Dossier Bruno Macé
Des uns aux autres, l’entremise de l’art.

par François Barré

mis en ligne le 14/01/2011

Les constructivistes voulaient être des producteurs et intervenir dans le design de la vie quotidienne. Le propos de Bruno Macé n’est pas d’un artiste qui veut construire la vie par l’art mais d’un médiateur-producteur qui veut donner à voir, à lire et à comprendre notre espace quotidien et décoder la nature de la relation sociale et culturelle. Il est, à ce titre , de ceux qui s’intéressent aux anonymes autant qu’aux célébrités et qui mettent en valeur ce que recèle l’écart qui les sépare. Mais il ne veut parler à la place de quiconque et n’énoncer aucune embellie historique. Il constate et communique.

Communiquer , c’est rendre commun. C’est le contraire d’une démarche de distinction et de singularité qui voudrait souligner l’exceptionnalité de l’auteur et de son oeuvre. Faut-il encore parler d’oeuvre quand l’essentiel est de passer, de faire la liaison?

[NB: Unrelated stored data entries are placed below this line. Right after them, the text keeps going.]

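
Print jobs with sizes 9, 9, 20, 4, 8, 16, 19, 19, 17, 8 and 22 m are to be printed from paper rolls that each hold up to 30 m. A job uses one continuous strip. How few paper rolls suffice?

6

Total = 22 + 20 + 19 + 19 + 17 + 16 + 9 + 9 + 8 + 8 + 4 = 151 m.
Lower bound: ⌈151/30⌉ = 6 paper rolls.
A packing using 6 paper rolls:
  roll 1: 22 + 8 = 30
  roll 2: 20 + 9 = 29
  roll 3: 19 + 9 = 28
  roll 4: 19 + 8 = 27
  roll 5: 17 + 4 = 21
  roll 6: 16 = 16
This matches the lower bound, so 6 is optimal.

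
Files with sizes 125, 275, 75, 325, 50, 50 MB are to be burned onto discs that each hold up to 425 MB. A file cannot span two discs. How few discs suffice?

3

Total = 325 + 275 + 125 + 75 + 50 + 50 = 900 MB.
Lower bound: ⌈900/425⌉ = 3 discs.
A packing using 3 discs:
  disc 1: 325 + 75 = 400
  disc 2: 275 + 125 = 400
  disc 3: 50 + 50 = 100
This matches the lower bound, so 3 is optimal.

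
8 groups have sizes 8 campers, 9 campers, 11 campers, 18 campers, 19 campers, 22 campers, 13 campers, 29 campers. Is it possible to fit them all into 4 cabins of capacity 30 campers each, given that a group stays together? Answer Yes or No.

No

Total = 129 campers; ⌈129/30⌉ = 5.
At least 5 cabins are required, but only 4 are allowed.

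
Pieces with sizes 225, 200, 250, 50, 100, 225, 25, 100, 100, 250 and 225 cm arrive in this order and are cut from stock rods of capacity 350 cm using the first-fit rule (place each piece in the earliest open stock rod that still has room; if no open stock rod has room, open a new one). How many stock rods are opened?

  225 → stock rod 1 (new)  [load 225/350]
  200 → stock rod 2 (new)  [load 200/350]
  250 → stock rod 3 (new)  [load 250/350]
  50 → stock rod 1  [load 275/350]
  100 → stock rod 2  [load 300/350]
  225 → stock rod 4 (new)  [load 225/350]
  25 → stock rod 1  [load 300/350]
  100 → stock rod 3  [load 350/350]
  100 → stock rod 4  [load 325/350]
  250 → stock rod 5 (new)  [load 250/350]
  225 → stock rod 6 (new)  [load 225/350]
6 stock rods opened.

6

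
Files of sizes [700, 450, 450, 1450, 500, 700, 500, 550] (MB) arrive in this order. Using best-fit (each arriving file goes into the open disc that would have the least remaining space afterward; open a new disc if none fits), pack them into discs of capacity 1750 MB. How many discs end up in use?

4

  700 → disc 1 (new)  [load 700/1750]
  450 → disc 1  [load 1150/1750]
  450 → disc 1  [load 1600/1750]
  1450 → disc 2 (new)  [load 1450/1750]
  500 → disc 3 (new)  [load 500/1750]
  700 → disc 3  [load 1200/1750]
  500 → disc 3  [load 1700/1750]
  550 → disc 4 (new)  [load 550/1750]
4 discs opened.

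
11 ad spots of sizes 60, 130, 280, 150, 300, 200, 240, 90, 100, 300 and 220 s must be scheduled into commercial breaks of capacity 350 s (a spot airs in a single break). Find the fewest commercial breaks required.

7

Total = 300 + 300 + 280 + 240 + 220 + 200 + 150 + 130 + 100 + 90 + 60 = 2070 s.
Lower bound: ⌈2070/350⌉ = 6 commercial breaks.
A packing using 7 commercial breaks:
  break 1: 300 = 300
  break 2: 300 = 300
  break 3: 280 + 60 = 340
  break 4: 240 + 100 = 340
  break 5: 220 + 130 = 350
  break 6: 200 + 150 = 350
  break 7: 90 = 90
No arrangement into 6 commercial breaks stays within capacity, so 7 is optimal.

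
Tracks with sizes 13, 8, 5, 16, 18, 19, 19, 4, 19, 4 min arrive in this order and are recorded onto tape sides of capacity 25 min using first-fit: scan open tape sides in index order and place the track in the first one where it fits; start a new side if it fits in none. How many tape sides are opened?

  13 → side 1 (new)  [load 13/25]
  8 → side 1  [load 21/25]
  5 → side 2 (new)  [load 5/25]
  16 → side 2  [load 21/25]
  18 → side 3 (new)  [load 18/25]
  19 → side 4 (new)  [load 19/25]
  19 → side 5 (new)  [load 19/25]
  4 → side 1  [load 25/25]
  19 → side 6 (new)  [load 19/25]
  4 → side 2  [load 25/25]
6 tape sides opened.

6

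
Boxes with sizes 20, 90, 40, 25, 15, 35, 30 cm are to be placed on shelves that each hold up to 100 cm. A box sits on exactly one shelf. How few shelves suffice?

Total = 90 + 40 + 35 + 30 + 25 + 20 + 15 = 255 cm.
Lower bound: ⌈255/100⌉ = 3 shelves.
A packing using 3 shelves:
  shelf 1: 90 = 90
  shelf 2: 40 + 35 + 25 = 100
  shelf 3: 30 + 20 + 15 = 65
This matches the lower bound, so 3 is optimal.

3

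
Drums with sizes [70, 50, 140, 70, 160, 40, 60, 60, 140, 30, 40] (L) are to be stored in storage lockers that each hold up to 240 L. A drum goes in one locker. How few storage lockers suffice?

Total = 160 + 140 + 140 + 70 + 70 + 60 + 60 + 50 + 40 + 40 + 30 = 860 L.
Lower bound: ⌈860/240⌉ = 4 storage lockers.
A packing using 4 storage lockers:
  locker 1: 160 + 70 = 230
  locker 2: 140 + 70 + 30 = 240
  locker 3: 140 + 60 + 40 = 240
  locker 4: 60 + 50 + 40 = 150
This matches the lower bound, so 4 is optimal.

4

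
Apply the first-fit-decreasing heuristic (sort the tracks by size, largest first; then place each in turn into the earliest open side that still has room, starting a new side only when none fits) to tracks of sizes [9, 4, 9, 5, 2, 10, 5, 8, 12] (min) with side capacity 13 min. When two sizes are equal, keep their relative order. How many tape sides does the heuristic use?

6

Sorted descending: 12, 10, 9, 9, 8, 5, 5, 4, 2.
  12 → side 1 (new)  [load 12/13]
  10 → side 2 (new)  [load 10/13]
  9 → side 3 (new)  [load 9/13]
  9 → side 4 (new)  [load 9/13]
  8 → side 5 (new)  [load 8/13]
  5 → side 5  [load 13/13]
  5 → side 6 (new)  [load 5/13]
  4 → side 3  [load 13/13]
  2 → side 2  [load 12/13]
6 tape sides opened.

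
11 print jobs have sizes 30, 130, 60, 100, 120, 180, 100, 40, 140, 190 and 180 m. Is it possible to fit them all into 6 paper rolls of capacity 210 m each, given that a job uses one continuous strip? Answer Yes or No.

No

Total = 1270 m; ⌈1270/210⌉ = 7.
At least 7 paper rolls are required, but only 6 are allowed.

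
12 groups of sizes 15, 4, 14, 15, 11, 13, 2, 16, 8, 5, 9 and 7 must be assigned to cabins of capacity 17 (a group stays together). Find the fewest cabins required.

8

Total = 16 + 15 + 15 + 14 + 13 + 11 + 9 + 8 + 7 + 5 + 4 + 2 = 119.
Lower bound: ⌈119/17⌉ = 7 cabins.
A packing using 8 cabins:
  cabin 1: 16 = 16
  cabin 2: 15 + 2 = 17
  cabin 3: 15 = 15
  cabin 4: 14 = 14
  cabin 5: 13 + 4 = 17
  cabin 6: 11 + 5 = 16
  cabin 7: 9 + 8 = 17
  cabin 8: 7 = 7
No arrangement into 7 cabins stays within capacity, so 8 is optimal.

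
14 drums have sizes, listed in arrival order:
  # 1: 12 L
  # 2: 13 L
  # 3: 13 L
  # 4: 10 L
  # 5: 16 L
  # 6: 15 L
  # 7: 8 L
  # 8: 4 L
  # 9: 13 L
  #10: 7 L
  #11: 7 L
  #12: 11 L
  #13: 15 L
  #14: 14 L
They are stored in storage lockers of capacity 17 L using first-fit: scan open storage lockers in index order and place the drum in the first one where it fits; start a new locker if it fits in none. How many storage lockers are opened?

  12 → locker 1 (new)  [load 12/17]
  13 → locker 2 (new)  [load 13/17]
  13 → locker 3 (new)  [load 13/17]
  10 → locker 4 (new)  [load 10/17]
  16 → locker 5 (new)  [load 16/17]
  15 → locker 6 (new)  [load 15/17]
  8 → locker 7 (new)  [load 8/17]
  4 → locker 1  [load 16/17]
  13 → locker 8 (new)  [load 13/17]
  7 → locker 4  [load 17/17]
  7 → locker 7  [load 15/17]
  11 → locker 9 (new)  [load 11/17]
  15 → locker 10 (new)  [load 15/17]
  14 → locker 11 (new)  [load 14/17]
11 storage lockers opened.

11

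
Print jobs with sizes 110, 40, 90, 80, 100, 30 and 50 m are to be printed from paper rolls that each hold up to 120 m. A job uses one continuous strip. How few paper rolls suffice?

Total = 110 + 100 + 90 + 80 + 50 + 40 + 30 = 500 m.
Lower bound: ⌈500/120⌉ = 5 paper rolls.
A packing using 5 paper rolls:
  roll 1: 110 = 110
  roll 2: 100 = 100
  roll 3: 90 + 30 = 120
  roll 4: 80 + 40 = 120
  roll 5: 50 = 50
This matches the lower bound, so 5 is optimal.

5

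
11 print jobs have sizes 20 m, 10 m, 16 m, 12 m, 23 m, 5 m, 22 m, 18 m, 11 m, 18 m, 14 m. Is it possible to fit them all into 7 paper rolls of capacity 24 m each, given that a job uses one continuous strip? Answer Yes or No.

Total = 169 m; ⌈169/24⌉ = 8.
At least 8 paper rolls are required, but only 7 are allowed.

No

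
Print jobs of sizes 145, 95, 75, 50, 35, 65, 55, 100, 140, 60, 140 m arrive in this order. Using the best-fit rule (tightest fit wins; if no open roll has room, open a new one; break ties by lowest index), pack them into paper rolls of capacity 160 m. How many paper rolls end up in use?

  145 → roll 1 (new)  [load 145/160]
  95 → roll 2 (new)  [load 95/160]
  75 → roll 3 (new)  [load 75/160]
  50 → roll 2  [load 145/160]
  35 → roll 3  [load 110/160]
  65 → roll 4 (new)  [load 65/160]
  55 → roll 4  [load 120/160]
  100 → roll 5 (new)  [load 100/160]
  140 → roll 6 (new)  [load 140/160]
  60 → roll 5  [load 160/160]
  140 → roll 7 (new)  [load 140/160]
7 paper rolls opened.

7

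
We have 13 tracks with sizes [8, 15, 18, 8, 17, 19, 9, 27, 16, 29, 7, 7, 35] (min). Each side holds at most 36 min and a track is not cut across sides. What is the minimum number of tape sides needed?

Total = 35 + 29 + 27 + 19 + 18 + 17 + 16 + 15 + 9 + 8 + 8 + 7 + 7 = 215 min.
Lower bound: ⌈215/36⌉ = 6 tape sides.
A packing using 7 tape sides:
  side 1: 35 = 35
  side 2: 29 + 7 = 36
  side 3: 27 + 9 = 36
  side 4: 19 + 17 = 36
  side 5: 18 + 16 = 34
  side 6: 15 + 8 + 8 = 31
  side 7: 7 = 7
No arrangement into 6 tape sides stays within capacity, so 7 is optimal.

7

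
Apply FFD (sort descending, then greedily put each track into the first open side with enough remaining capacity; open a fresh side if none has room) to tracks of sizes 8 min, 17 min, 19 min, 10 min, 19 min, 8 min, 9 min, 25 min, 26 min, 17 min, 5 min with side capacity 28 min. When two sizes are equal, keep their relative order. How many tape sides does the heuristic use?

7

Sorted descending: 26, 25, 19, 19, 17, 17, 10, 9, 8, 8, 5.
  26 → side 1 (new)  [load 26/28]
  25 → side 2 (new)  [load 25/28]
  19 → side 3 (new)  [load 19/28]
  19 → side 4 (new)  [load 19/28]
  17 → side 5 (new)  [load 17/28]
  17 → side 6 (new)  [load 17/28]
  10 → side 5  [load 27/28]
  9 → side 3  [load 28/28]
  8 → side 4  [load 27/28]
  8 → side 6  [load 25/28]
  5 → side 7 (new)  [load 5/28]
7 tape sides opened.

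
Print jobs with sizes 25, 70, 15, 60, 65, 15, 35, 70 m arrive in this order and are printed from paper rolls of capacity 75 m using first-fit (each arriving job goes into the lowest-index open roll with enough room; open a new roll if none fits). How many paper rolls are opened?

  25 → roll 1 (new)  [load 25/75]
  70 → roll 2 (new)  [load 70/75]
  15 → roll 1  [load 40/75]
  60 → roll 3 (new)  [load 60/75]
  65 → roll 4 (new)  [load 65/75]
  15 → roll 1  [load 55/75]
  35 → roll 5 (new)  [load 35/75]
  70 → roll 6 (new)  [load 70/75]
6 paper rolls opened.

6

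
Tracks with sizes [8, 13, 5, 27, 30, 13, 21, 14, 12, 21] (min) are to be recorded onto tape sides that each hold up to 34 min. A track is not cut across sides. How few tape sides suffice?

5

Total = 30 + 27 + 21 + 21 + 14 + 13 + 13 + 12 + 8 + 5 = 164 min.
Lower bound: ⌈164/34⌉ = 5 tape sides.
A packing using 5 tape sides:
  side 1: 30 = 30
  side 2: 27 + 5 = 32
  side 3: 21 + 13 = 34
  side 4: 21 + 13 = 34
  side 5: 14 + 12 + 8 = 34
This matches the lower bound, so 5 is optimal.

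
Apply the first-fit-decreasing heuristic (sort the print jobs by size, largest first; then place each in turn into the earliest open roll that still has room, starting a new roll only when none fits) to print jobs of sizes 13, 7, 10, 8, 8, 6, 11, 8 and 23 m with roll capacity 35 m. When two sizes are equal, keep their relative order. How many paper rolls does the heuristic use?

Sorted descending: 23, 13, 11, 10, 8, 8, 8, 7, 6.
  23 → roll 1 (new)  [load 23/35]
  13 → roll 2 (new)  [load 13/35]
  11 → roll 1  [load 34/35]
  10 → roll 2  [load 23/35]
  8 → roll 2  [load 31/35]
  8 → roll 3 (new)  [load 8/35]
  8 → roll 3  [load 16/35]
  7 → roll 3  [load 23/35]
  6 → roll 3  [load 29/35]
3 paper rolls opened.

3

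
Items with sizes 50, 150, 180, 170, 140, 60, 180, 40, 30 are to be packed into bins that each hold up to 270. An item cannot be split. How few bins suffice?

Total = 180 + 180 + 170 + 150 + 140 + 60 + 50 + 40 + 30 = 1000.
Lower bound: ⌈1000/270⌉ = 4 bins.
Also, 5 items each exceed 135, and no two of those can share a bin, so at least 5 bins are needed.
A packing using 5 bins:
  bin 1: 180 + 60 + 30 = 270
  bin 2: 180 + 50 + 40 = 270
  bin 3: 170 = 170
  bin 4: 150 = 150
  bin 5: 140 = 140
This matches the lower bound, so 5 is optimal.

5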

Dans deux de ses projets Bruno Macé met en relation des images généralement dissociées, celles du regard public et de la publicité et celles du regard privé et de l’anonymat. Plus précisément, il subvertit ce mode dissociatif qui distingue d’un côté et confond de l’autre, en détournant les modes de monstration et en les utilisant de façon indifférenciée. Ainsi, les jeunes d'une ville d'Ile-de-France trouveront-ils leurs noms affichés de façon signalétique sur des plaques de rue doublant les plaques officielles. Ainsi, des enseignants dont nul ne connaît le nom, (à l’exception de tous ceux qui ont gardé le souvenir de celle ou de celui qui les a éveillés) verront-ils leur nom accolé à celui d’une célébrité qui fut un temps, leur élève. Mais cette célébrité peut être un inconnu, présenté alors selon les procédures de mise en page et en espace réservées au sujet public ! L’usage du détournement permet de créer des équivalences nouvelles et de rendre visible les différences autant que les similitudes que les codes sociaux occultent. L’artiste-médiateur crée le contexte de l’oeuvre qui, peut-être, n’est plus que contexte ou situation. Ainsi les projets pour le métro (qu’attend donc la RATP pour les réaliser ?) abolissent-ils symboliquement la séparation du dessous et du dessus et permettent-ils une perception ubiquitaire et l’interpénétration des images et des sons. Ils créent aussi un échange symbolique , une interversion entre deux flux, celui du tourisme dévoreur d’images reçues et celui des transports publics souterrains.